Artificial lift systems are deployed predominantly to extend well life. But these systems may also help shorten the time from first production to well abandonment. For example, operators may gain an economic advantage by accelerating recovery rates, a process that more quickly drains the reservoir, thus saving expenses in situations characterized by high operating costs.
After an operator has established that an AL system is advisable, production engineers choose the type best suited to the situation. For example, electric submersible pumps and gas lift systems are often chosen to boost production in offshore wells because such systems have small footprints, are able to handle high production volumes and may be deployed at significant depths below the wellhead. On the other hand, sucker beam pumps, which require a significant amount of surface space but are reliable, easily serviced and one of the least expensive of the AL options, are often the optimal solution for land-based, marginally economic wells.
Artificial lift systems fall into two basic types: pumping and gas lift. Pumping systems include electric submersible pumps, beam pumps, progressing cavity pumps, plunger lifts and hydraulic pumps.
Electric Submersible Pumps
Perhaps the most versatile AL systems are electric submersible pumps (ESPs). These pumps comprise a series of centrifugal pump stages contained within a protective housing. A submersible electric motor, which drives the pump, is deployed at the bottom of the production tubing and is connected to surface controls and electric power by an armored cable strapped to the outside of the tubing.
An ESP derives its versatility from a wide range of power output drives and from variable speed drives that allow operators to increase or decrease volumes being lifted in response to changing well conditions. Additionally, modern ESPs are able to lift fluids with high gas/oil ratios (GORs), can be designed using materials and configurations able to withstand corrosive fluids and abrasives and can operate in extreme temperatures.

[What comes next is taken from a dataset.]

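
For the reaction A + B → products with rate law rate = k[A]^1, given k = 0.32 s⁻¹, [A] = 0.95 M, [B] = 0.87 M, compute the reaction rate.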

A beam pump system is composed of a prime mover, a beam pump, a sucker rod string and two valves (Figure 1). The gas- or electric-driven prime mover turns a crank arm, which causes a beam to reciprocate. The resulting up and down movement lifts and lowers a rod string attached to one end of the beam. The motion of the rod string opens and closes traveling and standing ball valves to capture fluid or allow fluid to flow into the wellbore. In some configurations, the valves are part of an integrated assembly called an insert pump, which can be retrieved using the rods while leaving the production tubing in place. Beam pump equipment and parameters (valves, prime mover, rod and tubing diameter, and stroke length) are determined according to reservoir fluid composition, depth to the fluid top and reservoir productivity. The systems are typically equipped with timers that turn the pumps off to allow fluid time to flow through the formation and into the wellbore. The timer then restarts the pump for a period calculated to produce the fluid that has accumulated in the well.